The scenes between Washizu and his wife Asaji (Isuzu Yamada) are not only excellent imaginings of the relationship between Macbeth and Lady Macbeth, but they also skew understood notions between men and women, social and gender-based understandings of the time that more or less stated that women were inferior to men. In Macbeth, there's no doubt that Lady Macbeth calls the shots, keeping her husband under complete control. In Throne of Blood, Washizu presents the air of being in control, but it's obvious that his wife gets her way when she sees fit. Mifune's eyes depict a wariness and a reluctant, atmospheric submission to Asaji's whims.
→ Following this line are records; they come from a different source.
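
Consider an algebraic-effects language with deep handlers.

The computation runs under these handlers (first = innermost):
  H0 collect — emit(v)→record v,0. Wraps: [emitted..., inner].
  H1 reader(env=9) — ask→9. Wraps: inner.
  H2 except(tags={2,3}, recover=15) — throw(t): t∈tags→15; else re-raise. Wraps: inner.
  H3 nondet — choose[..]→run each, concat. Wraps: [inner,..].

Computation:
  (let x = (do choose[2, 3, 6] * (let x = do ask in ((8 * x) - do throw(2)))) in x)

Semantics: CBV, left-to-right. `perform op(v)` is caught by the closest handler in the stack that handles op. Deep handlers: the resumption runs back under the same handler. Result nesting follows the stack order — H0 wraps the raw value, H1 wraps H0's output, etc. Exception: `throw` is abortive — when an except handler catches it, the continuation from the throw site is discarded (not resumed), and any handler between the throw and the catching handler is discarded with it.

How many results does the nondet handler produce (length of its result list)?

Step-by-step:
choose[2, 3, 6] @ H3
  branch[0] choose=2:
    ask @ H1 ⇒ 9
    throw(2) @ H2 caught ⇒ 15
    H3 returns [15]
  branch[1] choose=3:
    ask @ H1 ⇒ 9
    throw(2) @ H2 caught ⇒ 15
    H3 returns [15]
  branch[2] choose=6:
    ask @ H1 ⇒ 9
    throw(2) @ H2 caught ⇒ 15
    H3 returns [15]
= [15, 15, 15]

Answer: 3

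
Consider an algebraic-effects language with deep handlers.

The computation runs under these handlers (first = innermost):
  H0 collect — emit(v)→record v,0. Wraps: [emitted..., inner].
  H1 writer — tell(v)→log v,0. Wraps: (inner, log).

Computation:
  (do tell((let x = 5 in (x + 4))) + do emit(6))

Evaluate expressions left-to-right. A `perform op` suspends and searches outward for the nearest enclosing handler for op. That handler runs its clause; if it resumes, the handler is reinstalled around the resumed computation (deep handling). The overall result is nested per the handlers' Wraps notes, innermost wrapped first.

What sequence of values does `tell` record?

Working:
tell(9) @ H1 ⇒ log+=9
emit(6) @ H0 ⇒ out+=6
H0 returns [6, 0]
H1 returns ([6, 0], (9))
= ([6, 0], (9))

Answer: (9)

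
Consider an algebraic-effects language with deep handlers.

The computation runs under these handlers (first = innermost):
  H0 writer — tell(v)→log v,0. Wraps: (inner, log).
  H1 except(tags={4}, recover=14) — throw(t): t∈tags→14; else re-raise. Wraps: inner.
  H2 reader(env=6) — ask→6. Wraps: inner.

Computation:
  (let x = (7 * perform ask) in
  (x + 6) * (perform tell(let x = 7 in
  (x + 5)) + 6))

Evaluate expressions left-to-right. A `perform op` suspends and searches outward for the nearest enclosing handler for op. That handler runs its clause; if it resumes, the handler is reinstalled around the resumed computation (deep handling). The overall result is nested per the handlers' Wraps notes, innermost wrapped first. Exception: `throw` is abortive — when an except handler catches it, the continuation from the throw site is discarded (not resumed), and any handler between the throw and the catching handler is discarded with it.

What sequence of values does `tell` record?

Evaluation trace:
ask @ H2 ⇒ 6
tell(12) @ H0 ⇒ log+=12
H0 returns (288, (12))
H1 returns (288, (12))
H2 returns (288, (12))
= (288, (12))

Answer: (12)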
Washizu is all bravado and leadership, but he simply has no way around Asaji's ideas of further advancement. There are a few scenes in which it appears that he will lash out at her, either physically or verbally, but no matter how agitated Washizu gets, there's a barrier that he cannot cross. His face drops, and his eyes dim powerfully.
I could not find a screencap that fully illustrates the power and range of the banquet scene; however, the death scene below helps to show Washizu's descent into madness, loss of power, and ultimately defeat, which has its first stirrings when he sees the ghost sitting to his right. In the banquet scene, Mifune does an astounding job of showing the guilt and insanity of Washizu's mental state. There could have been the potential to over-act, yet the more Mifune puts into the scene, the more powerful it becomes. His eyes widen, his teeth are bared, and his facial muscles seem to stretch. The fear and doubts that his eyes merely hinted at in the film's beginning now register without any doubt or reservation. Washizu is at his end, both emotionally and physically. Before being ambushed by his subjects, he animatedly assures them of his (supposed) victory, yet this pride and assurance is clearly mixed with the delusions and madness that have not gone away. Mifune's face does everything to show this. Look at his eyes in the death scene below. In my opinion, no other death scene in cinema history could have been better portrayed. Mifune was more than just a terrific actor. He was a man who could become a character by sheer force of his body language and facial tics, almost to the point of his acting merely accompanying his body. The combination of his talent and physical makeup remain unmatched to this day.